Photography

I got my start as a photographer's assistant, working with every common film format from 35mm to 8×10 transparency film. Shadowing photographers, cleaning studios, running light meters, loading film, popping strobes, lighting scenes, building sets, painting backdrops, pushing, pulling, cross-processing, Polaroids, and darkroom work were all part of the disciplined, hands-on education I received decades before the digital photography revolution began.
In early 2023, alongside a deep dive into generative AI link , I returned to photography in a major way, self-publishing a 36-page street photography book link. My photography post-process has advanced into a hybrid approach that uses AI tools to fill, extend, refine, repair, enhance, and occasionally recontextualize photographic elements.
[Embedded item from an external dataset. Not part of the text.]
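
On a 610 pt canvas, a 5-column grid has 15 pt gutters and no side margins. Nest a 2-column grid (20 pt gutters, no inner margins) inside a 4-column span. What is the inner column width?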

My thoughts on GenAI as of January 2026:
Despite popular narratives, current GenAI capabilities are not a panacea. Even though it's able to generate hyperrealistic results, in situations where real-time photography is still required, GenAI is not even a viable option. Furthermore, it's remains impossible to fully control. To be clear here, I’m not referring to 100% synthetic image generation, where expectations are flexible, nor to AI tools whose value and usefulness lies in the automation. What I’m referring to is a constrained form of synthography where the artist remains integral to the creative process, and the goal is to preserve the photographic essence of a real person, place, or thing.
Achieving accurate, realistic results without drawing attention to the process still demands a high degree of control from the artist. And this is an allowance GenAI continues to struggle to provide. Even as these creative challenges are overcome, at the end of the day an AI-enhanced photo is still not a real photo, and I'm not convinced most professionals, while perhaps curious, are yet ready to represent themselves using an AI-generated doppelgänger.
As I see it, until a handheld AI-assisted camera exists that can produce real-time photographs convincingly blending reality with AI-enhanced elements, AI generation and manipulation will remain a separate and somewhat enigmatic post process. And for such a camera to be truly useful, the user would need full creative control over its functionality and output, and that is precisely what today’s AI tools lack.
So, when it comes to the increasingly common question of whether AI is threatening to make traditional image acquisition, including professional photography, obsolete, my answer is yes, but for many use cases, I believe it's still some years away.